- Wysokie wyniki produkcji przemysłowej i sprzedaży detalicznej w kwietniu dobrze wróżą dynamice wzrostu gospodarczego w drugim kwartale br. Przy czym jednocześnie wskazują, że podstawą wzrostu gospodarczego pozostanie konsumpcja – ocenia Monika Kurtek, główny ekonomista Banku Pocztowego.
W podobnych tonie wypowiadają się również eksperci Banku Zachodniego WBK. - W sumie dane oceniamy pozytywnie, ponieważ naszym zdaniem osłabiają one obawy o to, że zaskakujące spowolnienie wzrostu PKB w I kwartale może być kontynuowane w dalszej części roku. W warunkach niezłego tempa rozwoju gospodarki strefy euro i dość słabego kursu złotego mało prawdopodobne jest naszym zdaniem trwałe i dotkliwe spowolnienie w polskim przemyśle, który czerpie znaczną część zamówień z krajów UE – komentują ekonomiści banku.

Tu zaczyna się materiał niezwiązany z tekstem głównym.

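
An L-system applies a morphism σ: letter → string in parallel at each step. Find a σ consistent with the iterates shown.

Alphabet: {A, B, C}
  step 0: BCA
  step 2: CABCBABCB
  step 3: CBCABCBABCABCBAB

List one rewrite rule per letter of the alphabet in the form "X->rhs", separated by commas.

  step 2 ⇒ step 3: CABCBABCB ⇒ CB·C·AB·CB·AB·C·AB·CB·AB
    A ↦ C
    B ↦ AB
    C ↦ CB

A->C, B->AB, C->CB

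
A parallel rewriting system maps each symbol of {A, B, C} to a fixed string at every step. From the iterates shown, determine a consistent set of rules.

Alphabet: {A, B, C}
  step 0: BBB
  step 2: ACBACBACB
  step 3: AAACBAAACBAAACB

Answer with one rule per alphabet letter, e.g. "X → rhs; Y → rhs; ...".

A->AA, B->CB, C->A

  step 2 ⇒ step 3: ACBACBACB ⇒ AA·A·CB·AA·A·CB·AA·A·CB
    A ↦ AA
    B ↦ CB
    C ↦ A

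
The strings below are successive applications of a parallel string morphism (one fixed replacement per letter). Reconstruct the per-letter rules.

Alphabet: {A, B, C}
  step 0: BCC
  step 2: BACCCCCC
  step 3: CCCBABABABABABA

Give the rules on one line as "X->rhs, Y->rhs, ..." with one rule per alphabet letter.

  step 2 ⇒ step 3: BACCCCCC ⇒ C·CC·BA·BA·BA·BA·BA·BA
    A ↦ CC
    B ↦ C
    C ↦ BA

A->CC, B->C, C->BA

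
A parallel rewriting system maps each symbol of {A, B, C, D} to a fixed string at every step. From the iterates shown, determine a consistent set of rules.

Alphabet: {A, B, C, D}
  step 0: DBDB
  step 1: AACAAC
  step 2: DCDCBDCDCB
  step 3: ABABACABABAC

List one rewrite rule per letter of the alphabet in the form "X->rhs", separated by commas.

A->DC, B->AC, C->B, D->A

  step 2 ⇒ step 3: DCDCBDCDCB ⇒ A·B·A·B·AC·A·B·A·B·AC
    B ↦ AC
    C ↦ B
    D ↦ A
  step 1 ⇒ step 2: AACAAC ⇒ DC·DC·B·DC·DC·B
    A ↦ DC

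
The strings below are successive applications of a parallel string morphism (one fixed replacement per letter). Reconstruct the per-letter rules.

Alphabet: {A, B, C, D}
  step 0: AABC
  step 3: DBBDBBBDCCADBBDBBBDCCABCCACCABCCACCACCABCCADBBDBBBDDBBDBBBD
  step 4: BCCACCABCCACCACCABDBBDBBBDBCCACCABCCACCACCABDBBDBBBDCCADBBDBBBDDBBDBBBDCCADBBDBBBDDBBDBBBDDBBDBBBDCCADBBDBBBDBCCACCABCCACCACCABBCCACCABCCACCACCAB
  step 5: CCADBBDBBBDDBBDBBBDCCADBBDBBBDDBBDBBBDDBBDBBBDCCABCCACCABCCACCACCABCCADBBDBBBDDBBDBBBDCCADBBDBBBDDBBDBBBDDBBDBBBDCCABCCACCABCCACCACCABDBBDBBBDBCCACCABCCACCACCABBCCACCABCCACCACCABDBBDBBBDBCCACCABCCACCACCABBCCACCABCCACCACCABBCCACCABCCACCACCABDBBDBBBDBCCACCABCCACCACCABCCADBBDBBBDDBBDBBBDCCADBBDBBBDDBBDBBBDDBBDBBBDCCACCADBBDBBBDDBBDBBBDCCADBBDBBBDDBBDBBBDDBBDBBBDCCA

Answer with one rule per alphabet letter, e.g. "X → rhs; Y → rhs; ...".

  step 4 ⇒ step 5: BCCACCABCCACCACCABDBBDBBBDBCCACCABCCACCACCABDBBDBBBDCCADBBDBBBDDBBDBBBDCCADBBDBBBDDBBDBBBDDBBDBBBDCCADBBDBBBDBCCACCABCCACCACCABBCCACCABCCACCACCAB ⇒ CCA·DBB·DBB·BD·DBB·DBB·BD·CCA·DBB·DBB·BD·DBB·DBB·BD·DBB·DBB·BD·CCA·B·CCA·CCA·B·CCA·CCA·CCA·B·CCA·DBB·DBB·BD·DBB·DBB·BD·CCA·DBB·DBB·BD·DBB·DBB·BD·DBB·DBB·BD·CCA·B·CCA·CCA·B·CCA·CCA·CCA·B·DBB·DBB·BD·B·CCA·CCA·B·CCA·CCA·CCA·B·B·CCA·CCA·B·CCA·CCA·CCA·B·DBB·DBB·BD·B·CCA·CCA·B·CCA·CCA·CCA·B·B·CCA·CCA·B·CCA·CCA·CCA·B·B·CCA·CCA·B·CCA·CCA·CCA·B·DBB·DBB·BD·B·CCA·CCA·B·CCA·CCA·CCA·B·CCA·DBB·DBB·BD·DBB·DBB·BD·CCA·DBB·DBB·BD·DBB·DBB·BD·DBB·DBB·BD·CCA·CCA·DBB·DBB·BD·DBB·DBB·BD·CCA·DBB·DBB·BD·DBB·DBB·BD·DBB·DBB·BD·CCA
    A ↦ BD
    B ↦ CCA
    C ↦ DBB
    D ↦ B

A->BD, B->CCA, C->DBB, D->B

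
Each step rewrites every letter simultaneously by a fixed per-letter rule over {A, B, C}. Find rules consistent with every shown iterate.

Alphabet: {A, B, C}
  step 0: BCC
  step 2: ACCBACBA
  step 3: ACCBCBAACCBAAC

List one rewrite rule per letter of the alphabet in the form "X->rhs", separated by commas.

A->AC, B->A, C->CB

  step 2 ⇒ step 3: ACCBACBA ⇒ AC·CB·CB·A·AC·CB·A·AC
    A ↦ AC
    B ↦ A
    C ↦ CB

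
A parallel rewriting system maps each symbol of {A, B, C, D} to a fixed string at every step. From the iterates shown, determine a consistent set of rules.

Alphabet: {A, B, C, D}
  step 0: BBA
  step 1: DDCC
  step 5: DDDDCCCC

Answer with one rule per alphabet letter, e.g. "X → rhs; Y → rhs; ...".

  step 0 ⇒ step 1: BBA ⇒ D·D·CC
    A ↦ CC
    B ↦ D
    C ↦ B  (constrained at step 1)
    D ↦ A  (constrained at step 1)

A->CC, B->D, C->B, D->A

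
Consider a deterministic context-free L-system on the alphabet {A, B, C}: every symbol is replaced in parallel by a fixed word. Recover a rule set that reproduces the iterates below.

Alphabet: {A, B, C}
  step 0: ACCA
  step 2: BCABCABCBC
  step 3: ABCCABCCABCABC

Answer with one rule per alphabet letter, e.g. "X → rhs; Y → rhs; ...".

  step 2 ⇒ step 3: BCABCABCBC ⇒ A·BC·C·A·BC·C·A·BC·A·BC
    A ↦ C
    B ↦ A
    C ↦ BC

A->C, B->A, C->BC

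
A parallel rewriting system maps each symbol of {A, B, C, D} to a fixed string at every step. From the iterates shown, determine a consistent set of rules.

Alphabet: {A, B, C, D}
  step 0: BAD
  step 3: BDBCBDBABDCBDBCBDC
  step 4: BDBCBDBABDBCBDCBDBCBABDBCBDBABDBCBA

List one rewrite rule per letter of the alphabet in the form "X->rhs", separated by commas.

  step 3 ⇒ step 4: BDBCBDBABDCBDBCBDC ⇒ BD·BC·BD·BA·BD·BC·BD·C·BD·BC·BA·BD·BC·BD·BA·BD·BC·BA
    A ↦ C
    B ↦ BD
    C ↦ BA
    D ↦ BC

A->C, B->BD, C->BA, D->BC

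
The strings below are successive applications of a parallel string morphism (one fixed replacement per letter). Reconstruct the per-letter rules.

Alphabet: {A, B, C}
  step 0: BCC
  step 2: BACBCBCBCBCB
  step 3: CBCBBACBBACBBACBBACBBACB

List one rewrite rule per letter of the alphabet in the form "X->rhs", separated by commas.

A->CB, B->CB, C->BA

  step 2 ⇒ step 3: BACBCBCBCBCB ⇒ CB·CB·BA·CB·BA·CB·BA·CB·BA·CB·BA·CB
    A ↦ CB
    B ↦ CB
    C ↦ BA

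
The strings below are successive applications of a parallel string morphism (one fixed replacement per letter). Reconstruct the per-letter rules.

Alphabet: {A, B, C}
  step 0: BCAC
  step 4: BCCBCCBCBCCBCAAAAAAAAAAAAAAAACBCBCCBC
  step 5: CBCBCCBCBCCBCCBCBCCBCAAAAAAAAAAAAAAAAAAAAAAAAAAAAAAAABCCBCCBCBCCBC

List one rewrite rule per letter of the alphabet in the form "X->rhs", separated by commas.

  step 4 ⇒ step 5: BCCBCCBCBCCBCAAAAAAAAAAAAAAAACBCBCCBC ⇒ C·BC·BC·C·BC·BC·C·BC·C·BC·BC·C·BC·AA·AA·AA·AA·AA·AA·AA·AA·AA·AA·AA·AA·AA·AA·AA·AA·BC·C·BC·C·BC·BC·C·BC
    A ↦ AA
    B ↦ C
    C ↦ BC

A->AA, B->C, C->BC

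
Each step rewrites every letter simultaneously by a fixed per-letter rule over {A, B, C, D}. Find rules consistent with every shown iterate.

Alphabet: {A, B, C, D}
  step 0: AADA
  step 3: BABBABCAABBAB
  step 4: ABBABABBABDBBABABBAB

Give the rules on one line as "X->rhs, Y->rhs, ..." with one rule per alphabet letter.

  step 3 ⇒ step 4: BABBABCAABBAB ⇒ AB·B·AB·AB·B·AB·D·B·B·AB·AB·B·AB
    A ↦ B
    B ↦ AB
    C ↦ D
    D ↦ CA  (constrained at step 0)

A->B, B->AB, C->D, D->CA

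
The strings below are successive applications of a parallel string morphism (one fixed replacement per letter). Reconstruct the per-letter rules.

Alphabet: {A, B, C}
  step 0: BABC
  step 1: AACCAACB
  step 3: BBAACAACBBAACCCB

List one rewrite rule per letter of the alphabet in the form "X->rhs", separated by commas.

A->C, B->AAC, C->B

  step 0 ⇒ step 1: BABC ⇒ AAC·C·AAC·B
    A ↦ C
    B ↦ AAC
    C ↦ B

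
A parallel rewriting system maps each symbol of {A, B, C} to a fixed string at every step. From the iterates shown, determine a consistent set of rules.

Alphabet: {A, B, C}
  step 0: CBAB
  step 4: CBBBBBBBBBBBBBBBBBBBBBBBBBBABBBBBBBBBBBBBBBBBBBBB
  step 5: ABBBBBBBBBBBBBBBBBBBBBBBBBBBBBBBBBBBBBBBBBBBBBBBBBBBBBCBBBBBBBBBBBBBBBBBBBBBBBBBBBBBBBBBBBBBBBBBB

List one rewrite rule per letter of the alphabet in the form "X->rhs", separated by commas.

A->C, B->BB, C->AB

  step 4 ⇒ step 5: CBBBBBBBBBBBBBBBBBBBBBBBBBBABBBBBBBBBBBBBBBBBBBBB ⇒ AB·BB·BB·BB·BB·BB·BB·BB·BB·BB·BB·BB·BB·BB·BB·BB·BB·BB·BB·BB·BB·BB·BB·BB·BB·BB·BB·C·BB·BB·BB·BB·BB·BB·BB·BB·BB·BB·BB·BB·BB·BB·BB·BB·BB·BB·BB·BB·BB
    A ↦ C
    B ↦ BB
    C ↦ AB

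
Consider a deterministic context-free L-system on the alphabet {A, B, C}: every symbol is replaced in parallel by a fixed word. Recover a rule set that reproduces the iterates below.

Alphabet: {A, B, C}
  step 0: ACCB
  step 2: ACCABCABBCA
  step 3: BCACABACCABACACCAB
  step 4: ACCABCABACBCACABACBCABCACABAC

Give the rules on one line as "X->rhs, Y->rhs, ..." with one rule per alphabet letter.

A->B, B->AC, C->CA

  step 3 ⇒ step 4: BCACABACCABACACCAB ⇒ AC·CA·B·CA·B·AC·B·CA·CA·B·AC·B·CA·B·CA·CA·B·AC
    A ↦ B
    B ↦ AC
    C ↦ CA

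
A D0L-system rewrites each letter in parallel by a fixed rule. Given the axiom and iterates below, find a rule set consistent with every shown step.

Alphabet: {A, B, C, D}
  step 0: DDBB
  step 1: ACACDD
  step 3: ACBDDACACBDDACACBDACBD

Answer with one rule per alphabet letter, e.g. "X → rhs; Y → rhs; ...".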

Według ekonomistów duże wahania dynamiki produkcji przemysłowej oraz sprzedaży detalicznej są podyktowane tegorocznym kalendarzem świąt wielkanocnych. W dalszym ciągu wsparciem dla aktywności sektora przemysłowego są malejące koszty produkcji. Jednak dalsze przyspieszanie wzrostu produkcji może stać pod znakiem zapytania ze względu na bazę statystyczną z poprzedniego roku.
Z kolei dane o sprzedaży detalicznej potwierdzają, że konsumpcja jest i pozostanie jednym z głównych motorów wzrostu gospodarczego w najbliższych kwartałach. - Będzie ona wspierana poprawiającą się sytuacją na rynku pracy oraz programem 500+, w ramach którego gospodarstwa domowe już są zasilane pieniędzmi i będą zapewne te pieniądze wydawać – uważa Monika Kurtek.
Produkcja przemysłowa w kwietniu była wyższa o 6 proc. w porównaniu z kwietniem ub. roku, o 3,1 proc. niższa w porównaniu z poprzednim miesiącem. Z kolei kwietniowa sprzedaż detaliczna okazała się o 3,2 proc. wyższa niż przed rokiem i o 0,3 proc. wyższa niż w marcu.